A China slowdown is bullish for bonds for two reasons -- the first being that it will have collateral impacts elsewhere in Asia. Other Asian economies -- especially Taiwan, Korea, and Japan -- have turned into important cogs driving China’s supply chain. Pan-Asian activity -- Japan, China, plus the other economies in the region -- collectively accounts for 35% of global GDP. Barring the emergence of a new source of global growth, that means a two-percentage-point slowing in overall Asian growth -- a distinct possibility in the event of a China slowdown -- would knock 0.7 percentage point off global growth. Secondly, as China slows, the world’s biggest buyer at the margin of raw materials should also suffer collateral damage: Commodity prices, which are already declining before the China slowdown even takes hold, could move sharply lower -- tempering inflationary expectations embedded at the long end of global yield curves. In my view, these are both very bond-bullish conclusions. Like most things we buy today, even the bond market now appears to be “made in China” as well (see my 31 May essay, “Rethinking Bonds”).

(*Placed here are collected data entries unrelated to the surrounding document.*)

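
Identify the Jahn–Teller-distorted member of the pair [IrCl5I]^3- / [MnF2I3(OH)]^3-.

[MnF2I3(OH)]^3-

[IrCl5I]^3-: Ligand charges: each chloride is −1; each iodide is −1. With an overall charge of −3 the iridium centre must be in the +3 oxidation state. Ir sits in group 9, so the d-electron count is 9 − 3 = 6. A 5d ion has a large Δₒ and is invariably low-spin. The d⁶ configuration leaves the e_g set evenly filled (or empty) — no strong Jahn–Teller driving force.
[MnF2I3(OH)]^3-: Each fluoride is −1; each iodide is −1; each hydroxide is −1; balancing the −3 overall charge requires Mn(III). Manganese is a group-7 element; Mn(III) is therefore d⁴. Fluoride, hydroxide, and iodide are weak-field ligands for a first-row metal, so the complex is high-spin. The t₂g³e_g¹ (high-spin) configuration has an unevenly filled e_g set; the Jahn–Teller theorem predicts a tetragonal distortion (typically axial elongation) to lift the degeneracy.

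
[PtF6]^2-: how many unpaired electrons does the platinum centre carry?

0

Each fluoride is −1; balancing the −2 overall charge requires Pt(IV).
Pt sits in group 10, so the d-electron count is 10 − 4 = 6.
The spin state decides the count: a 5d ion has a large Δₒ and is invariably low-spin.
An octahedral low-spin d⁶ ion is t₂g⁶e_g⁰, giving 0 unpaired electrons.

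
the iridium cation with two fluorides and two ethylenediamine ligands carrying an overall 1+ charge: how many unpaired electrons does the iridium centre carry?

Summing ligand charges against the +1 overall charge gives an oxidation state of +3 for iridium.
Iridium is a group-9 element; Ir(III) is therefore d⁶.
Counting donor atoms: 2×fluoride (monodentate) → 2 donors; 2×ethylenediamine (bidentate) → 4 donors. Coordination number = 6.
The spin state decides the count: a 5d ion has a large Δₒ and is invariably low-spin.
An octahedral low-spin d⁶ ion is t₂g⁶e_g⁰, giving 0 unpaired electrons.

0 unpaired electrons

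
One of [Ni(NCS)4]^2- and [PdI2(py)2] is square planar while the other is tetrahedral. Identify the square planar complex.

[PdI2(py)2]

For [Ni(NCS)4]^2-: Summing ligand charges against the −2 overall charge gives an oxidation state of +2 for nickel. Group 10 minus oxidation state 2 gives a d⁸ configuration. Isothiocyanate is a weak-field ligand. With weak-field ligands the CFSE gain from square planar is small, so a 3d d⁸ ion takes the sterically preferred tetrahedral geometry. → tetrahedral.
For [PdI2(py)2]: Ligand charges: each iodide is −1; pyridine is neutral. With an overall charge of 0 the palladium centre must be in the +2 oxidation state. Group 10 minus oxidation state 2 gives a d⁸ configuration. A 4d d⁸ ion has a large crystal-field splitting; square planar leaves the high-energy d_{x²−y²} orbital empty and maximises CFSE. → square planar.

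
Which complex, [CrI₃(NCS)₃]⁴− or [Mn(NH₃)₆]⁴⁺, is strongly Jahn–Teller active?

[CrI₃(NCS)₃]⁴−

[CrI₃(NCS)₃]⁴−: Summing ligand charges against the −4 overall charge gives an oxidation state of +2 for chromium. Cr sits in group 6, so the d-electron count is 6 − 2 = 4. Iodide and isothiocyanate are weak-field ligands for a first-row metal, so the complex is high-spin. The t₂g³e_g¹ (high-spin) configuration has an unevenly filled e_g set; the Jahn–Teller theorem predicts a tetragonal distortion (typically axial elongation) to lift the degeneracy.
[Mn(NH₃)₆]⁴⁺: Ammonia is neutral; balancing the +4 overall charge requires Mn(IV). Mn sits in group 7, so the d-electron count is 7 − 4 = 3. The d³ configuration leaves the e_g set evenly filled (or empty) — no strong Jahn–Teller driving force.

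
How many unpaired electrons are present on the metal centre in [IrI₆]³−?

Ligand charges: each iodide is −1. With an overall charge of −3 the iridium centre must be in the +3 oxidation state.
Ir sits in group 9, so the d-electron count is 9 − 3 = 6.
The spin state decides the count: a 5d ion has a large Δₒ and is invariably low-spin.
An octahedral low-spin d⁶ ion is t₂g⁶e_g⁰, giving 0 unpaired electrons.

0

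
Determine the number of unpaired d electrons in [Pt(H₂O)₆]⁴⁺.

Water is neutral; balancing the +4 overall charge requires Pt(IV).
Group 10 minus oxidation state 4 gives a d⁶ configuration.
The spin state decides the count: a 5d ion has a large Δₒ and is invariably low-spin.
An octahedral low-spin d⁶ ion is t₂g⁶e_g⁰, giving 0 unpaired electrons.

0 unpaired electrons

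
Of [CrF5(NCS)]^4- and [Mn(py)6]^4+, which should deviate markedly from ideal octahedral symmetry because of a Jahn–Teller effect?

[CrF5(NCS)]^4-

[CrF5(NCS)]^4-: Ligand charges: each fluoride is −1; each isothiocyanate is −1. With an overall charge of −4 the chromium centre must be in the +2 oxidation state. Cr sits in group 6, so the d-electron count is 6 − 2 = 4. Fluoride and isothiocyanate are weak-field ligands for a first-row metal, so the complex is high-spin. The t₂g³e_g¹ (high-spin) configuration has an unevenly filled e_g set; the Jahn–Teller theorem predicts a tetragonal distortion (typically axial elongation) to lift the degeneracy.
[Mn(py)6]^4+: Ligand charges: pyridine is neutral. With an overall charge of +4 the manganese centre must be in the +4 oxidation state. Manganese is a group-7 element; Mn(IV) is therefore d³. The d³ configuration leaves the e_g set evenly filled (or empty) — no strong Jahn–Teller driving force.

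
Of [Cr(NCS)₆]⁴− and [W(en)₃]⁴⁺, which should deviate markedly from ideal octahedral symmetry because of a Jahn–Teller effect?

[Cr(NCS)₆]⁴−

[Cr(NCS)₆]⁴−: Summing ligand charges against the −4 overall charge gives an oxidation state of +2 for chromium. Chromium is a group-6 element; Cr(II) is therefore d⁴. Isothiocyanate is a weak-field ligand for a first-row metal, so the complex is high-spin. The t₂g³e_g¹ (high-spin) configuration has an unevenly filled e_g set; the Jahn–Teller theorem predicts a tetragonal distortion (typically axial elongation) to lift the degeneracy.
[W(en)₃]⁴⁺: Ligand charges: ethylenediamine is neutral. With an overall charge of +4 the tungsten centre must be in the +4 oxidation state. W sits in group 6, so the d-electron count is 6 − 4 = 2. The d² configuration leaves the e_g set evenly filled (or empty) — no strong Jahn–Teller driving force.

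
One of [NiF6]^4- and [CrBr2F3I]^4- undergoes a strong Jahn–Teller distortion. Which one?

[CrBr2F3I]^4-

[NiF6]^4-: Each fluoride is −1; balancing the −4 overall charge requires Ni(II). Group 10 minus oxidation state 2 gives a d⁸ configuration. The d⁸ configuration leaves the e_g set evenly filled (or empty) — no strong Jahn–Teller driving force.
[CrBr2F3I]^4-: Summing ligand charges against the −4 overall charge gives an oxidation state of +2 for chromium. Group 6 minus oxidation state 2 gives a d⁴ configuration. Bromide, fluoride, and iodide are weak-field ligands for a first-row metal, so the complex is high-spin. The t₂g³e_g¹ (high-spin) configuration has an unevenly filled e_g set; the Jahn–Teller theorem predicts a tetragonal distortion (typically axial elongation) to lift the degeneracy.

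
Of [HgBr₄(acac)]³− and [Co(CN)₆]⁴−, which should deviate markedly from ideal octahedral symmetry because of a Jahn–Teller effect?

[Co(CN)₆]⁴−

[HgBr₄(acac)]³−: Summing ligand charges against the −3 overall charge gives an oxidation state of +2 for mercury. Group 12 minus oxidation state 2 gives a d¹⁰ configuration. The d¹⁰ configuration leaves the e_g set evenly filled (or empty) — no strong Jahn–Teller driving force.
[Co(CN)₆]⁴−: Ligand charges: each cyanide is −1. With an overall charge of −4 the cobalt centre must be in the +2 oxidation state. Co sits in group 9, so the d-electron count is 9 − 2 = 7. Cyanide is a strong-field ligand (high in the spectrochemical series) for a first-row metal, so the complex is low-spin. The t₂g⁶e_g¹ (low-spin) configuration has an unevenly filled e_g set; the Jahn–Teller theorem predicts a tetragonal distortion (typically axial elongation) to lift the degeneracy.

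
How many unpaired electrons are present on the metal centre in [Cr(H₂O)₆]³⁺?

3

Water is neutral; balancing the +3 overall charge requires Cr(III).
Cr sits in group 6, so the d-electron count is 6 − 3 = 3.
In an octahedral field the d³ configuration is t₂g³e_g⁰ (only one arrangement possible), giving 3 unpaired electrons.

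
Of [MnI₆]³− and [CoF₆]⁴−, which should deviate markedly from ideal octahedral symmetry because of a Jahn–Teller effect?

[MnI₆]³−

[MnI₆]³−: Ligand charges: each iodide is −1. With an overall charge of −3 the manganese centre must be in the +3 oxidation state. Group 7 minus oxidation state 3 gives a d⁴ configuration. Iodide is a weak-field ligand for a first-row metal, so the complex is high-spin. The t₂g³e_g¹ (high-spin) configuration has an unevenly filled e_g set; the Jahn–Teller theorem predicts a tetragonal distortion (typically axial elongation) to lift the degeneracy.
[CoF₆]⁴−: Ligand charges: each fluoride is −1. With an overall charge of −4 the cobalt centre must be in the +2 oxidation state. Co sits in group 9, so the d-electron count is 9 − 2 = 7. Fluoride is a weak-field ligand for a first-row metal, so the complex is high-spin. The d⁷ configuration leaves the e_g set evenly filled (or empty) — no strong Jahn–Teller driving force.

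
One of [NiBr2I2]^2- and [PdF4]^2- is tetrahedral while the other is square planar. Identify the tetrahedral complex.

[NiBr2I2]^2-

For [NiBr2I2]^2-: Ligand charges: each bromide is −1; each iodide is −1. With an overall charge of −2 the nickel centre must be in the +2 oxidation state. Nickel is a group-10 element; Ni(II) is therefore d⁸. Bromide and iodide are weak-field ligands. With weak-field ligands the CFSE gain from square planar is small, so a 3d d⁸ ion takes the sterically preferred tetrahedral geometry. → tetrahedral.
For [PdF4]^2-: Each fluoride is −1; balancing the −2 overall charge requires Pd(II). Palladium is a group-10 element; Pd(II) is therefore d⁸. A 4d d⁸ ion has a large crystal-field splitting; square planar leaves the high-energy d_{x²−y²} orbital empty and maximises CFSE. → square planar.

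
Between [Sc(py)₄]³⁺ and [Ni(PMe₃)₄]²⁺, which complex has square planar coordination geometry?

[Ni(PMe₃)₄]²⁺

For [Sc(py)₄]³⁺: Pyridine is neutral; balancing the +3 overall charge requires Sc(III). Sc sits in group 3, so the d-electron count is 3 − 3 = 0. A d⁰ ion has no crystal-field stabilisation preference between square planar and tetrahedral, so four ligands adopt the sterically favoured tetrahedral geometry. → tetrahedral.
For [Ni(PMe₃)₄]²⁺: Trimethylphosphine is neutral; balancing the +2 overall charge requires Ni(II). Group 10 minus oxidation state 2 gives a d⁸ configuration. Trimethylphosphine is a strong-field ligand (high in the spectrochemical series). A 3d d⁸ ion with strong-field ligands gains enough CFSE to favour square planar over tetrahedral. → square planar.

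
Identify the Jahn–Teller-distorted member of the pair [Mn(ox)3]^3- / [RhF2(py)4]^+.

[Mn(ox)3]^3-: Summing ligand charges against the −3 overall charge gives an oxidation state of +3 for manganese. Mn sits in group 7, so the d-electron count is 7 − 3 = 4. Oxalate is a weak-field ligand for a first-row metal, so the complex is high-spin. The t₂g³e_g¹ (high-spin) configuration has an unevenly filled e_g set; the Jahn–Teller theorem predicts a tetragonal distortion (typically axial elongation) to lift the degeneracy.
[RhF2(py)4]^+: Summing ligand charges against the +1 overall charge gives an oxidation state of +3 for rhodium. Rh sits in group 9, so the d-electron count is 9 − 3 = 6. A 4d ion has a large Δₒ and is invariably low-spin. The d⁶ configuration leaves the e_g set evenly filled (or empty) — no strong Jahn–Teller driving force.

[Mn(ox)3]^3-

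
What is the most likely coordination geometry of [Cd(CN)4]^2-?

Each cyanide is −1; balancing the −2 overall charge requires Cd(II).
Cd sits in group 12, so the d-electron count is 12 − 2 = 10.
Coordination number: 4.
A d¹⁰ ion has no crystal-field stabilisation preference between square planar and tetrahedral, so four ligands adopt the sterically favoured tetrahedral geometry.

tetrahedral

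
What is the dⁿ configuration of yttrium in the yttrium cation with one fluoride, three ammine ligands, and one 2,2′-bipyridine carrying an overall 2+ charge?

d0

Summing ligand charges against the +2 overall charge gives an oxidation state of +3 for yttrium.
Yttrium is a group-3 element; Y(III) is therefore d⁰.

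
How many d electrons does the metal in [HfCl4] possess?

Each chloride is −1; balancing the 0 overall charge requires Hf(IV).
Hafnium is a group-4 element; Hf(IV) is therefore d⁰.

d0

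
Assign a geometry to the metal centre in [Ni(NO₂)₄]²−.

Each nitro (N-bound nitrite) is −1; balancing the −2 overall charge requires Ni(II).
Group 10 minus oxidation state 2 gives a d⁸ configuration.
With 4 monodentate ligands the coordination number is 4.
Nitro (N-bound nitrite) is a strong-field ligand (high in the spectrochemical series).
A 3d d⁸ ion with strong-field ligands gains enough CFSE to favour square planar over tetrahedral.

square planar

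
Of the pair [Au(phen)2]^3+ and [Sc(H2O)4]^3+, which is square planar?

For [Au(phen)2]^3+: 1,10-phenanthroline is neutral; balancing the +3 overall charge requires Au(III). Gold is a group-11 element; Au(III) is therefore d⁸. A 5d d⁸ ion has a large crystal-field splitting; square planar leaves the high-energy d_{x²−y²} orbital empty and maximises CFSE. → square planar.
For [Sc(H2O)4]^3+: Water is neutral; balancing the +3 overall charge requires Sc(III). Scandium is a group-3 element; Sc(III) is therefore d⁰. A d⁰ ion has no crystal-field stabilisation preference between square planar and tetrahedral, so four ligands adopt the sterically favoured tetrahedral geometry. → tetrahedral.

[Au(phen)2]^3+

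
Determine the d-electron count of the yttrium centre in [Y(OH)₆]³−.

Ligand charges: each hydroxide is −1. With an overall charge of −3 the yttrium centre must be in the +3 oxidation state.
Group 3 minus oxidation state 3 gives a d⁰ configuration.

d0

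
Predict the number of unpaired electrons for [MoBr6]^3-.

Each bromide is −1; balancing the −3 overall charge requires Mo(III).
Group 6 minus oxidation state 3 gives a d³ configuration.
In an octahedral field the d³ configuration is t₂g³e_g⁰ (only one arrangement possible), giving 3 unpaired electrons.

3 unpaired electrons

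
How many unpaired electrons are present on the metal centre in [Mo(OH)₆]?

0

Summing ligand charges against the 0 overall charge gives an oxidation state of +6 for molybdenum.
Group 6 minus oxidation state 6 gives a d⁰ configuration.
In an octahedral field the d⁰ configuration is t₂g⁰e_g⁰, giving 0 unpaired electrons.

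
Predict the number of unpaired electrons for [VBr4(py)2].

1 unpaired electron

Summing ligand charges against the 0 overall charge gives an oxidation state of +4 for vanadium.
Group 5 minus oxidation state 4 gives a d¹ configuration.
In an octahedral field the d¹ configuration is t₂g¹e_g⁰ (only one arrangement possible), giving 1 unpaired electron.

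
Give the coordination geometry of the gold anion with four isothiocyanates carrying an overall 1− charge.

Ligand charges: each isothiocyanate is −1. With an overall charge of −1 the gold centre must be in the +3 oxidation state.
Group 11 minus oxidation state 3 gives a d⁸ configuration.
Coordination number: 4.
A 5d d⁸ ion has a large crystal-field splitting; square planar leaves the high-energy d_{x²−y²} orbital empty and maximises CFSE.

square planar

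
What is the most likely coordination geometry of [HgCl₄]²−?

tetrahedral

Ligand charges: each chloride is −1. With an overall charge of −2 the mercury centre must be in the +2 oxidation state.
Mercury is a group-12 element; Hg(II) is therefore d¹⁰.
With 4 monodentate ligands the coordination number is 4.
A d¹⁰ ion has no crystal-field stabilisation preference between square planar and tetrahedral, so four ligands adopt the sterically favoured tetrahedral geometry.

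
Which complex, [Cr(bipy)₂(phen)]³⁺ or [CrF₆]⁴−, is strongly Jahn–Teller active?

[Cr(bipy)₂(phen)]³⁺: Summing ligand charges against the +3 overall charge gives an oxidation state of +3 for chromium. Group 6 minus oxidation state 3 gives a d³ configuration. The d³ configuration leaves the e_g set evenly filled (or empty) — no strong Jahn–Teller driving force.
[CrF₆]⁴−: Each fluoride is −1; balancing the −4 overall charge requires Cr(II). Group 6 minus oxidation state 2 gives a d⁴ configuration. Fluoride is a weak-field ligand for a first-row metal, so the complex is high-spin. The t₂g³e_g¹ (high-spin) configuration has an unevenly filled e_g set; the Jahn–Teller theorem predicts a tetragonal distortion (typically axial elongation) to lift the degeneracy.

[CrF₆]⁴−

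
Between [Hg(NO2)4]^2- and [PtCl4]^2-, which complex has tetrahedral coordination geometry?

For [Hg(NO2)4]^2-: Summing ligand charges against the −2 overall charge gives an oxidation state of +2 for mercury. Group 12 minus oxidation state 2 gives a d¹⁰ configuration. A d¹⁰ ion has no crystal-field stabilisation preference between square planar and tetrahedral, so four ligands adopt the sterically favoured tetrahedral geometry. → tetrahedral.
For [PtCl4]^2-: Summing ligand charges against the −2 overall charge gives an oxidation state of +2 for platinum. Group 10 minus oxidation state 2 gives a d⁸ configuration. A 5d d⁸ ion has a large crystal-field splitting; square planar leaves the high-energy d_{x²−y²} orbital empty and maximises CFSE. → square planar.

[Hg(NO2)4]^2-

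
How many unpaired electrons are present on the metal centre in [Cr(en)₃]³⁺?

Ethylenediamine is neutral; balancing the +3 overall charge requires Cr(III).
Cr sits in group 6, so the d-electron count is 6 − 3 = 3.
Counting donor atoms: 3×ethylenediamine (bidentate) → 6 donors. Coordination number = 6.
In an octahedral field the d³ configuration is t₂g³e_g⁰ (only one arrangement possible), giving 3 unpaired electrons.

3 unpaired electrons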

Which takes us back to the American consumer. As noted above, the US current-account and consumption adjustments are critically dependent on a normalization of real interest rates. But if a China slowdown rules out a move at the long end of the yield curve, it could also pin down the Fed at the short end. The possibility of a China-led global growth scare means that the US central bank risks triggering an inversion of an already very flat yield curve if it keeps on tightening while the long end remains contained. That, in turn, would prove to be a most problematic development for levered investors, US banks, and the real economy. Despite all its bluster about policy normalization, I believe that a pro-growth, pro-market Fed will be reluctant to tighten much more if a China-led slowdown unfolds first, as I now suspect. The net result could be a surprisingly benign US interest rate climate for some time to come.

If such an outcome occurs, it would undoubtedly provide the interest-rate-, asset-dependent American consumer with yet another breath of life. While that might offer some support to the near-term US growth outlook, this would not be a constructive development over the longer haul for an unbalanced global economy. It could lead to a final blow-out in already frothy US property markets, along with a last-gasp surge of refi activity to tap such newfound wealth. Not only would that push household indebtedness to ever-higher highs, but it would undoubtedly depress income-based saving even more. The result would be a further widening of an already record current US account deficit -- setting the stage for a far more treacherous endgame. All this means that the ever-present excesses of America’s Asset economy could be seriously compounded by the seemingly bullish interest rate implications of a China slowdown. In the end, such a re-sequencing of global rebalancing is the last thing an unbalanced world needs.